Senti uma tentativa urgente do autor em tentar explicar as coisas, gerando um excesso de informações. Sabem quando o escritor fica dizendo o tempo todo que fulano estava triste, ou feliz, ou irritado? Pois é, para mim faltaram mais cenas que demonstrassem os sentimentos dos personagens, que mostrassem a camaradagem entre os amigos etc. É quase como se as cenas fossem se desenrolando sem muita coesão. Foram diversos capítulos cortados que passavam uma impressão de continuidade, mas que, na verdade, estavam ali mais em prol do fluxo do enredo do que da construção dos personagens.
Sei que o autor tem muito potencial para criar mistério, mas faltou adquirir algumas habilidades para deixá-lo realmente surpreendente. Por exemplo, aconteceu de os capítulos não terem aprofundamento. Foram diálogos superficiais e não houve nenhuma cena que demonstrasse as emoções, como mencionei antes, apenas descrições simples contando quais eram elas. É um caso claro de “conte, não mostre”. Como o autor contava as coisas sem mostrar nada ao leitor, isso acabou deixando a leitura monótona, pois não foi construído nenhum senso de identificação com os personagens. Além disso, a repetição constante de ideias cortava o fluxo da narrativa. Chegou um ponto em que eu não aguentava mais ler sobre as mesmas coisas.
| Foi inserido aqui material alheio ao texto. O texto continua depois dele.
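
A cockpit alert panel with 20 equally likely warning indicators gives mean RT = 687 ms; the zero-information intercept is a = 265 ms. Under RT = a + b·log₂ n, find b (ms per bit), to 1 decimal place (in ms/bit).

b = (687 − 265) / log₂(20) = 422 / 4.3219 = 97.642 ms/bit.

97.6 ms/bit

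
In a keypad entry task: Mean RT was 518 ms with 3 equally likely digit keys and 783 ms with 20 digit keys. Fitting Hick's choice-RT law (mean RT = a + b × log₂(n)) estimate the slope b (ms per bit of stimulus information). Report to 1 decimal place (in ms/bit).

96.8 ms/bit

b = (RT₂ − RT₁)/(log₂ n₂ − log₂ n₁) = (783 − 518)/(4.3219 − 1.5850) = 96.823 ms/bit.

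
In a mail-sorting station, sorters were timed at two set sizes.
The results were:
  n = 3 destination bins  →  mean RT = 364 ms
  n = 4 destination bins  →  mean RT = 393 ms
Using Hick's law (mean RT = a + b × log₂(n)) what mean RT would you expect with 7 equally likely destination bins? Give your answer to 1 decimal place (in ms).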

Eu acho particularmente difícil falar sobre uma história sem dar spoiler, ainda mais quando há pontos claros a serem resolvidos, mas dei o meu máximo para expressar as minhas ideias sem revelar pontos importantes da trama. Em resumo, As Crônicas de Citarion é uma obra muito interessante, cativante e criativa, mas a sua execução é insuficiente em vários momentos. Eu pude notar pela leitura que o escritor era amador, e teria notado isso mesmo se o próprio Saulo não tivesse me dito que esse foi o seu primeiro livro. Não há nenhum problema em escritores amadores escrevendo seus primeiros livros (eu mesma escrevi o meu primeiro em algum momento), porém não poderia atribuir a mesma qualidade a um livro amador que atribuo a um que não é. Não seria justo. Assim, em resumo, temos um enredo enxuto, mas fluido, com pouco desenvolvimento de personagens, muita repetição de ideias e inconsistências no texto. Não é um desastre, pois a fantasia é muito rica, porém o pecado capital dos escritores de fantasia é justamente esse. São em geral enredos muito desenvolvidos e mal executados, porque o que mais importa não é construído, que é o personagem. E nesse caso, faltou. Mesmo que o mundo, ou o sistema mágico, fosse impressionante, nada disso vale se não há identificação. O leitor não vai desenvolver interesse pelo seu mundo se não houver um bom personagem para prendê-lo a ele. É assim com qualquer obra por aí, o próprio Senhor dos Anéis como um exemplo claro. O que seria da grande Guerra do Anel sem os pequenos e carismáticos Hobbits? Me arrisco a dizer que não serviria de quase nada.